Marble Freedom Trust
- Formation: April 2020; 6 years ago
- Type: 501(c)(4)
- Chairman: Leonard Leo
- CIO: Alex Marshall
- Revenue: $62.28 million (2024)
- Expenses: $200.65 million (2024)
- Endowment: $992 million (2024)

= Marble Freedom Trust =

Conservative political group in the US

The Marble Freedom Trust is an American conservative political advocacy group structured as a 501(c)(4) social welfare organization. Leonard Leo is the group's trustee and chairman.

== History ==
The Marble Freedom Trust (MFT) was established in April 2020, and by March 2021, it had effectively been given $1.65 billion by Barre Seid. The money was transferred to the MFT in the form of ownership of the electronics company Tripp Lite by its sole owner Seid. In March 2021, the company was purchased from the Trust by the Eaton Corporation, with the result that the Trust had cash assets of $1.65 billion.

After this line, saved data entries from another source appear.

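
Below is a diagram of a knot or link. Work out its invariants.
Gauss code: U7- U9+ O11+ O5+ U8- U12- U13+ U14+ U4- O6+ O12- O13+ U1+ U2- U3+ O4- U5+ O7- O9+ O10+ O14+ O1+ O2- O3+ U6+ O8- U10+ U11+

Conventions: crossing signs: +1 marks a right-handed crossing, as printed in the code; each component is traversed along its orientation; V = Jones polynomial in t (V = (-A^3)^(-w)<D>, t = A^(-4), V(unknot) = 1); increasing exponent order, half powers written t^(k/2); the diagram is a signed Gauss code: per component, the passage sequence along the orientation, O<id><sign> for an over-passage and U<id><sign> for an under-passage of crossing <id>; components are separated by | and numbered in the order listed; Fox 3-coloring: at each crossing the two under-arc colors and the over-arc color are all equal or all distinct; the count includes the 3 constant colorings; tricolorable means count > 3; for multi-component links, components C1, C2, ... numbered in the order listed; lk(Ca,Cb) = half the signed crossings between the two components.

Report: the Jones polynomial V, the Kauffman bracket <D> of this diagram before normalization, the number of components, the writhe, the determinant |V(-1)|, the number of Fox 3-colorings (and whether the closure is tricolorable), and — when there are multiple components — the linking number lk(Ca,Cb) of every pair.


V = t + t^3 - t^4
<D> = -A^-4 + 1 + A^8 (w = +4)
1 component over 14 crossings, w = +4
9 Fox colorings among 3^14, |V(-1)| = 3: tricolorable
why: w = +4 shifts under R1 moves; the (-A^3)^(-4) factor cancels that in V


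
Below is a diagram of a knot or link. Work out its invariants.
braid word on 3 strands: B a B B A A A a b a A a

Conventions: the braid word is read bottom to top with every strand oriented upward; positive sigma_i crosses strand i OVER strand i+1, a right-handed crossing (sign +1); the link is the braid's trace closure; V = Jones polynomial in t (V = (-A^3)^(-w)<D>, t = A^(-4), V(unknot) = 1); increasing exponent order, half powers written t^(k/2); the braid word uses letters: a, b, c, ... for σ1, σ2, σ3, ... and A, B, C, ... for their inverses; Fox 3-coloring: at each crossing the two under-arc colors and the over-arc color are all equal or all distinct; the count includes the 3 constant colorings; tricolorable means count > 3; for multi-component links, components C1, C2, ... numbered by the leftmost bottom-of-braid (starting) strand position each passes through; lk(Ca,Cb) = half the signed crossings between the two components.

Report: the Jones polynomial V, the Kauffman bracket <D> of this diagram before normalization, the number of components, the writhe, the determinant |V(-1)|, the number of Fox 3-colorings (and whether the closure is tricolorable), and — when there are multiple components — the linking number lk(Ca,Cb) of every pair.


V = t^-5 - 2t^-4 + 2t^-3 - 2t^-2 + 2t^-1 - 1 + t
<D> = A^-10 - A^-6 + 2A^-2 - 2A^2 + 2A^6 - 2A^10 + A^14 (w = -2)
1 component over 12 crossings, w = -2
3 Fox colorings among 3^12, |V(-1)| = 11: not tricolorable
why: V spans 6 powers of t: at least 6 crossings in any diagram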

In the tax year ending in April 2022, the Marble Freedom Trust donated $182.7 million to other organizations and causes.

In 2022, the MFT was headquartered in North Salt Lake, Utah, and its administrative trustee was Tyler Green.

== Positions ==
The Marble Freedom Trust generally promotes positions and causes consistent with conservatism in the United States.

The MFT aims "to transform ESG environmental, social, and governance (ESG) investing into a rallying cry against woke capitalism." Since 2021, the MFT has invested in fighting against both ESG and diversity, equity, and inclusion efforts at BlackRock, Vanguard, American Airlines, Coca-Cola, State Farm, Major League Baseball and Ticketmaster. In 2024, Leonard Leo said that the Trust would devote $1 billion to "crush liberal dominance", especially in news and entertainment.